By Clifford on May 30, 2007
Kenric,
I’m glad that you stated that this post was directed at people who do not have cash reserves. Otherwise, paying down the mortgage is a guaranteed return.
This is especially true for us Canadians who do not have the added benefit of mortage interest deductions from our tax bill.
In Canada, paying down the mortgage makes more sense than in the United States, simply because of the tax rules.
By Tyler on May 30, 2007
I completely agree with you. Unless you are pretty close to retirement, I don’t see a reason for paying down your mortgage.
By Shaun on May 30, 2007
I agree with you. Everyone should have cash reserves, in checking, money market, and short term CD type investments. The amount of the reserves depends on your expenses and the stability of your income. More stable incomes (e.g. government employment) and lower expenses require lower reserves.
For people that are financially disciplined and secure, a HELOC on their primary residence can make sense. If an investment opportunity comes along, the HELOC can provide quick capital. If they lose their employment income because of an extended disability or similar catastrophe, the HELOC can carry them beyond their cash reserves.
By Another Investor on May 30, 2007
I’m sort of facing that dilemma for the past 2 years, whether to use the money that is sitting in my saving account earning 2% after tax return to pay down my mortgage for my principle residence at 4.5%. (Mortgage interest on principle residence is not tax deductable in Canada).
And so far I haven’t pay down my mortgage, for the simple reason that I’m a procrastinator. And I sort of justify my action my calling the 2.5% spread as the insurance premium that I need in case of emergency.
By William on May 30, 2007
William, You should be able to get at least 5% in a savings account now.
By Kenric on May 30, 2007
Wow, Kontera sort of went link crazy on this post. Sorry about the intrusion, I need to figure a way to limit their links.
By Kenric on May 30, 2007
William might not be able to get 5% in Canada, not sure what the returns are there for savings accounts.

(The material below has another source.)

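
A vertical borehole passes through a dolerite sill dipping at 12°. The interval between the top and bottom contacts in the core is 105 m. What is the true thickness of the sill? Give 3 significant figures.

103 m

True thickness t = h · cos(dip) = 105 × cos 12°
t = 105 × 0.9781 = 102.705 m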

If my mortgage is 8%, then I’d pay it off. 3% is too much to keep in a savings account. The wild card in all this is that my HELOC currently is 8%, so getting money back out would be at no penalty in times of emergency. If it was 10+%, that might make me think. Then again, I don’t think I’d find myself a home-owner at 8% interest in this market – I’d prefer to rent.
Anyway, my mortgage is around 6%, tax deductable. It’s pretty straight-forward that I can get the best of both worlds, 1) able to invest it at a higher rate and 2) be able to keep the money around in case I need it.
By Lazy Man and Money on May 30, 2007
I’ve gone back back and forth on this over the last few years. I was in the conservative camp of wanting to pay down and eventually off my mortgage. Also, because my mortgage was low enough that paying it off was a reasonable financial goal, I seriously considered it. However, as my real estate investments became more successful I saw I could make far more by investing the money instead of paying down my mortgage and to fully take advantage of the tax advantages of real estate investing. So I’ve changed my view on this.
However, I think paying off your mortgage off at some point early is not a bad goal. I would suggest a different way of paying it off. The problem as you pointed out is that by making additional principal payments, you gain equity but lose the cash that you may need later. Accessing that equity in the future will cost you more money. So instead of making the extra principal payment, invest that money in a high yield savings account or even taking more risk in a mutual fund. Just designate that money for mortgage payoff. If your circumstances change later, and you need that cash it is still there earning interest. Don’t ever pay down the mortgage. Only pay off the mortgage at once when you saved enough to do so if you decide to.
By Allen Young on May 31, 2007
Consider this, if you carry a mortgage you will have higher monthly expense. If you happen to lose your job or become sick/disabled such that you cannot work anymore, how will you be able to pay that mortgage (which may still have 15-20 yrs to go…not to mention most of what’s left of the mortgage is your principal debt).
But if you pay your mortgage off early (within 10-12 yrs) while you are still healthy and have a good paying job, you can get a HELOC and have your equity available for withdrawal at any time.
By ToPayorNotToPay on Jul 20, 2007
Furthermore, upon paying off your mortgage, you now have reduce probably the biggest monthly expense in your life.
Whatever you earn from this point on can be invested and you always have access to your equity (via a HELOC) which is also increasing as time goes by (unless the housing market collapse completely).